Dáil debates

Wednesday, 5 May 2010

 

Ministerial Pensions: Motion

6:00 pm

Photo of Martin ManserghMartin Mansergh (Tipperary South, Fianna Fail)

I propose to share my time with the Minister for Finance, Deputy Lenihan, Deputy McDaid and perhaps another speaker. I propose to take six minutes.

Tonight's motion essentially revolves around an issue that has, to all intents and purposes, been settled by voluntary renunciation or gifting to the Exchequer in the short term, and by the abolition of all such payments to sitting ex-Ministers following the next election. Leaving aside the very definite advice on the constitutionality of any legislation that would stop all such payments now, voluntary gifting of ministerial pensions, which in many cases involves substantial loss of income to some of those concerned, on all sides of these Houses and, in some cases, beyond, has a virtue that legislation does not have. Credit is due to all those who, in the light of changed circumstances, have foregone payments which they or their predecessors received since the system was first introduced in 1938, although in earlier days the sums would have been relatively smaller. In 1992, 2004 and 2009, there was a progressive tightening up of the scheme.
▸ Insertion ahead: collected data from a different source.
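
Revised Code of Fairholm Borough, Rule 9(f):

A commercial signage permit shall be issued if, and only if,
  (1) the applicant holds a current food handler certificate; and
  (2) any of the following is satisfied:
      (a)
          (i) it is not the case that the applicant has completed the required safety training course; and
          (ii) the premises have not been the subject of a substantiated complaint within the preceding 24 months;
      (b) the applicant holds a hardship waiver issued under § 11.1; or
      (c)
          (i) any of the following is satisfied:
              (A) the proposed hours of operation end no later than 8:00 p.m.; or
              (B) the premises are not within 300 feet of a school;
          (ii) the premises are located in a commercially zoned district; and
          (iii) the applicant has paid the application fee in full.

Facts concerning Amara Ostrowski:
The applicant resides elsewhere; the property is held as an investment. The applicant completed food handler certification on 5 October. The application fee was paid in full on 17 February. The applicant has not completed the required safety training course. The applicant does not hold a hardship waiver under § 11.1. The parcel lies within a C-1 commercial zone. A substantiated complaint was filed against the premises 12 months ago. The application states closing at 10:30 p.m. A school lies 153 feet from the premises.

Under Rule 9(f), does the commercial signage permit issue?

(1) food handler cert. — satisfied.
(i) not (safety training) — satisfied.
(ii) no complaint in 24 mo. — not satisfied.
(a) = T AND F = false.
(b) hardship waiver — not met.
(A) closes by 8 p.m. — not satisfied.
(B) ≥300 ft from school — not satisfied.
So (i) is not satisfied (F OR F).
(ii) commercially zoned — met.
(iii) fee paid — satisfied.
(c): F AND T AND T → false.
(2) = F OR F OR F = false.
Overall: T AND F → false.

No — denied.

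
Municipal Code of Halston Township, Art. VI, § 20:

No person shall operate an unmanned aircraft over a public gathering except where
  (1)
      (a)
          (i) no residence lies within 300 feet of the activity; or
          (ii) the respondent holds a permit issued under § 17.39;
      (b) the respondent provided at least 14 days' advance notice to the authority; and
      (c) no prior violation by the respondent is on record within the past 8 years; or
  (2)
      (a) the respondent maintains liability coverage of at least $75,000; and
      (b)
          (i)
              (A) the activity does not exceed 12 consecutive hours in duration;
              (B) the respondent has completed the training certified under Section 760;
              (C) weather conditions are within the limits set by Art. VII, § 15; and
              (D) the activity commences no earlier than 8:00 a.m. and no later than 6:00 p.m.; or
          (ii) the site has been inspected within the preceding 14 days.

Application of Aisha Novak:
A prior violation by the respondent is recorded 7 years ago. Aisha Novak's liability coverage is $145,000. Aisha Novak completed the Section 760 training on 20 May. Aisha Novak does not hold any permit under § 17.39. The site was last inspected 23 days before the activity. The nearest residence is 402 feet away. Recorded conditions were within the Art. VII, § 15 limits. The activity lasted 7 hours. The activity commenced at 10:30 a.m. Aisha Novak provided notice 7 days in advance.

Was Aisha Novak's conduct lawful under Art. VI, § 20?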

I give Deputy Deenihan credit for what he decided to do.

The headline in The Irish Times last week, "Bertie Ahern and 15 others give up their ministerial pensions", brought to my mind a faint echo of the most famous renunciation in history which took place in the French National Assembly on the night of 4 August 1789. Against the background of great rural unrest, liberal noblemen renounced their feudal privileges. Here in Ireland, old landed elites that were displaced along the road to independence learned, sometimes at considerable personal cost, that dogmatic insistence on legal entitlements could be very unwise and occasionally lethal.

Constitutional legality and moral legitimacy are not always the same thing. Democratic countries, republics, even Communist and post-Communist states, all egalitarian in intention at the outset, develop a political class as well as bureaucratic upper tiers and commercial elites that, in effect, can often devise their own rules and rewards. One tendency all have in common is a subsequent difficulty in recognising themselves as others see them. It is too simplistic to attribute such perceptions only to media influence. Some bankers and developers have been accused, as recently as today, of failing to recognise how much has changed. None of us should allow it to be said of us in this House that even in a parliamentary democracy we have learned nothing and have forgotten nothing.

At the present time, not only our economic well-being and independence, but, to a certain extent, our democracy, are on trial. There is rarely a shortage of radical alternatives. Although politics must never become the reserve of those with the best access to private funding, a distinction must be made between those financial supports that are essential to do the job and payments that, effectively, are bonuses or extra rewards. As was pointed out, this debate takes place against the backdrop of serious, ongoing, domestic economic difficulties which we are striving to master and which demands or has cost serious effort, sacrifice and hardship for very many people. There is also international market turbulence which is an added potential danger to Ireland. As most of us realise, we cannot allow ourselves, as Members of the Houses, to be cosseted and cocooned from what faces our fellow citizens. We must show example by discarding systems of reward which, in today's circumstances, appear extravagant and not easily defensible.

We also speak at a time when the Croke Park pay deal is in the balance. Social partnership was always the alternative to the disastrous route that resulted from the Thatcher-Scargill confrontation across the water in the 1980s, a choice that could be ruinous to a small and vulnerable economy such as ours. President-for-life Arthur Scargill's recent advice to public sector workers to fight on against an Irish trade union negotiated deal - which he came to tell us was an unmitigated disaster - is probably one of the better reasons for supporting it.

To the outside world we must continue to demonstrate our determination to maintain our recovery strategy. I am sure that after reflection all colleagues in these Houses will wish to join in showing the nation a common sense of purpose, at least as far as the underlying issue being debated tonight is concerned. If there are any who cannot accept for themselves the validity of the case, they might at least defer to the general will inside and outside this House.